Priorities USA Action said that they are expanding their buy into Arizona, with a $600,000 outlay. The ad still running on stations in Florida, Michigan, Pennsylvania and Wisconsin, according to Priorities USA. They already announced a $6 million buy in battleground states.
Guy Cecil, chairman of Priorities USA, said in a statement that “the fact that Trump is going to such great lengths to keep the American people from hearing his own words adds to the urgency of communicating them far and wide.”
In the letter to stations, an attorney for the Trump campaign warned that the outlets “could put your station’s license in jeopardy” by continuing to air the spots. But legal experts say that stations are given wide leeway when it comes to their First Amendment right to political speech.
A spokesperson for one station that has been running the ad, WTSP-TV in St. Petersburg, FL, said that if they receive an inquiry to review a political ad, they have a process that includes going back to the advertiser for additional justification “regarding the ad’s claims or contents.’
“In the interest of fairness and providing space for a diversity of opinions, we lean towards facilitating speech unless there is a strong justification for rejecting a particular ad,” the spokesperson said.
Another station group, Hearst Television, is still airing the spot.
The spot features a graph mapping coronavirus cases in the U.S. over the past two months, with audio of comments Trump has made downplaying the threat of the virus.
Trump has previously suggested that the FCC should look at NBC’s broadcast license, after he was upset over some of the news division’s reporting. Broadcast licenses are granted to individual stations, not networks themselves.
PREVIOUSLY: Donald Trump’s reelection campaign has fired off a cease and desist letter to TV stations, warning them to stop airing an ad from a pro-Joe Biden super PAC that is a scathing attack on the president’s response to the coronavirus crisis.
The spot features a graph mapping coronavirus cases in the U.S. over the past two months, with audio of comments Trump has made downplaying the threat of the virus.

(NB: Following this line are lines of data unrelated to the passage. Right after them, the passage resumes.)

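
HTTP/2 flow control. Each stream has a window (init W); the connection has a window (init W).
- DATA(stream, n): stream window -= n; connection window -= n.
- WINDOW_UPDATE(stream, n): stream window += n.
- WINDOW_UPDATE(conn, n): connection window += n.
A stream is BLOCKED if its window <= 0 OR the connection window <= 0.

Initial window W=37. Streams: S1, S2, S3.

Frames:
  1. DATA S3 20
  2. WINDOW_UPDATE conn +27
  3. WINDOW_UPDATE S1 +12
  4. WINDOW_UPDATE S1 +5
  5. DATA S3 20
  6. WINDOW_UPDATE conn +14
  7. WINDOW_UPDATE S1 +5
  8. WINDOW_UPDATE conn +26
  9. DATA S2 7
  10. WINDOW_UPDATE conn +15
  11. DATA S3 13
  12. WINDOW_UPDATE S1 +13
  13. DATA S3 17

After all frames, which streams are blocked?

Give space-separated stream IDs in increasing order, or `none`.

Op 1: conn=17 S1=37 S2=37 S3=17 blocked=[]
Op 2: conn=44 S1=37 S2=37 S3=17 blocked=[]
Op 3: conn=44 S1=49 S2=37 S3=17 blocked=[]
Op 4: conn=44 S1=54 S2=37 S3=17 blocked=[]
Op 5: conn=24 S1=54 S2=37 S3=-3 blocked=[3]
Op 6: conn=38 S1=54 S2=37 S3=-3 blocked=[3]
Op 7: conn=38 S1=59 S2=37 S3=-3 blocked=[3]
Op 8: conn=64 S1=59 S2=37 S3=-3 blocked=[3]
Op 9: conn=57 S1=59 S2=30 S3=-3 blocked=[3]
Op 10: conn=72 S1=59 S2=30 S3=-3 blocked=[3]
Op 11: conn=59 S1=59 S2=30 S3=-16 blocked=[3]
Op 12: conn=59 S1=72 S2=30 S3=-16 blocked=[3]
Op 13: conn=42 S1=72 S2=30 S3=-33 blocked=[3]

Answer: S3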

In their letter to stations, the Trump campaign says that the Super PAC, Priorities USA Action, “stitched together fragments from multiple speeches by President Trump to fraudulently and maliciously imply that President Trump called the coronavirus outbreak a ‘hoax.’ They contend that Trump was in fact “talking about the Democrat’s politicization of the outbreak when he used the word ‘hoax.'” FactCheck.org noted that Trump told reporters the next day that he was not calling the virus a hoax, but the Democrats’ response to it.
At a Feb. 28 rally, Trump said, “They tried the impeachment hoax. That was on a perfect conversation. They tried anything, they tried it over and over, they’ve been doing it since he got in. It’s all turning, they lost. It’s all turning, think of it, think of it. And this is their new hoax.”
While the campaign is threatening to take legal action, it’s just as likely an attempt to try to call attention to Trump’s effort to refute the spot.
The Priorities USA Action ad does not explicitly say that Trump called the virus a “hoax.” It runs audio of Trump saying “This is their new hoax,” without identifying who he was talking about, as the number of coronavirus cases rises on the graph.
Josh Schwerin, senior strategist for Priorities USA, wrote on Twitter, “The Trump campaign is trying to bully TV stations into taking our ad down. They are not going to be successful because it is literally Trump in his own words. Let’s make sure as many people as possible see this ad.”